When I was in junior high school, I was a nerd by every 13-year-old’s definition of the term. I was a good grade getting, over achieving teachers pet whose zest for learning was only overshadowed by my awkward style, pail face plastered with freckles and acne, messy hair and overall poor hygiene. Among the masses of students all seeking to carve out their high school identities in hopes of being labelled into the clique of their choice- I was one of those students who, without really knowing it at the time, had my label taped to my back right next to the “kick me” sign.
Lucky for me, this lacklustre labelled loser was blissfully unaware of her standing in the junior high pecking order and happily spent much of my junior high existence with a limited number of similarly branded outcasts who had all been given our labels for one reason or another—all of us oblivious to the fact that we weren't as "cool" in the eyes of the rest of the junior high population as we though we were.
Later in my high school years, after my unique style took a darker twist and my jet black hair, dog collars, and thickly plastered eyeliner, earned me both the new label of "freak" and a higher placement on the high school hierarchy—a position earned out of fear and uncertainty as to why the three or four of us in the school dressed the way we did. We were not cool by any teen definition at the time, we were something to be feared, and we were okay with that.
It was during those years that these darkly painted eyes began to see things in a new light realizing that making sure you walked home with your older brother and his friends to stay safe each day wasn't an average part of junior high life for everyone.
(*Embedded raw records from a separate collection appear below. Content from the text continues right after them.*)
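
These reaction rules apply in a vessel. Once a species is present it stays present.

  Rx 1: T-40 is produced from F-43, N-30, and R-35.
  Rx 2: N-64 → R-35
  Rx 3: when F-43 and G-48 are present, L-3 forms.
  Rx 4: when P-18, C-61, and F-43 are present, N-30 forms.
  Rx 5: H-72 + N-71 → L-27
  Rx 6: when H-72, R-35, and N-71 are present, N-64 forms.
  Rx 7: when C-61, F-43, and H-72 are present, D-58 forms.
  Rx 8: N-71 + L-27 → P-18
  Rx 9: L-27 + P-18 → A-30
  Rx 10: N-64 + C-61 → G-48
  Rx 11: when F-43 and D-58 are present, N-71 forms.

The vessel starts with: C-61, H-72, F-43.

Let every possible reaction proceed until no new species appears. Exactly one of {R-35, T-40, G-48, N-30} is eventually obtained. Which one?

C-61, F-43, and H-72 present → D-58 forms (Rx 7).
F-43 and D-58 present → N-71 forms (Rx 11).
H-72 and N-71 present → L-27 forms (Rx 5).
N-71 and L-27 present → P-18 forms (Rx 8).
P-18, C-61, and F-43 present → N-30 forms (Rx 4).
T-40 would need F-43, N-30, and R-35 (Rx 1), but R-35 never forms. R-35 would need N-64 (Rx 2), but N-64 never forms. G-48 would need N-64 and C-61 (Rx 10), but N-64 never forms.

N-30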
Giving up the lead role in your grade eight's Dracula performance because you were threatened wasn't normal, and getting pushed around because you made the basketball team and the other girls didn't causing a fear of attending practise wasn't “just the way high school was”.
I had gone through these years fearing for my own little geeky existence, completely unaware that what was going on wasn’t right. I was never told that I should just put up with it, but I did so quietly, certain that this was just the way things worked now.
And so we fast forward 10 years—with two nieces in the throws of carving out their own identities amidst the junior high school crowds. Still somehow, the mere mention of anything that seems remotely close to the idea of them being bullied sends my brain into overdrive. Perhaps its that old wounds haven’t quite healed yet, but the topic tends to spin my mind into a frenzy, as my thoughts begin running around like a chicken with its head cut off, mentally preparing myself to chew out those little turkeys that are causing my nieces grief and tar and feather them.
Over protective auntie might be the understatement of the century.
It is usually at some point in the midst of furious rants, that common sense, maturity, or failing that, my nieces step in—bringing me back down to earth and reminding me that losing my cool over the situation won't help matters. The bottom line is, those girls are at the age where even if my over-the-top anger-induced plan of action would help, they wouldn't want me there to fight their battles for them anyway. A concept I cant say this over protective auntie all to fond of—but one that I’m learning to get more and more used to.
In the past the identity I carved for myself was one that became my defence mechanism. By creating fear I protected myself, though I wouldn't say it was a conscious choice on my part at the time. As the bully issue now once again becomes an indirect piece of my life as I’m sure it is to some degree for any one who have children in their lives, my instinct tells me to revert back to that identity I carved for myself once upon a time and create fear to protect those girls.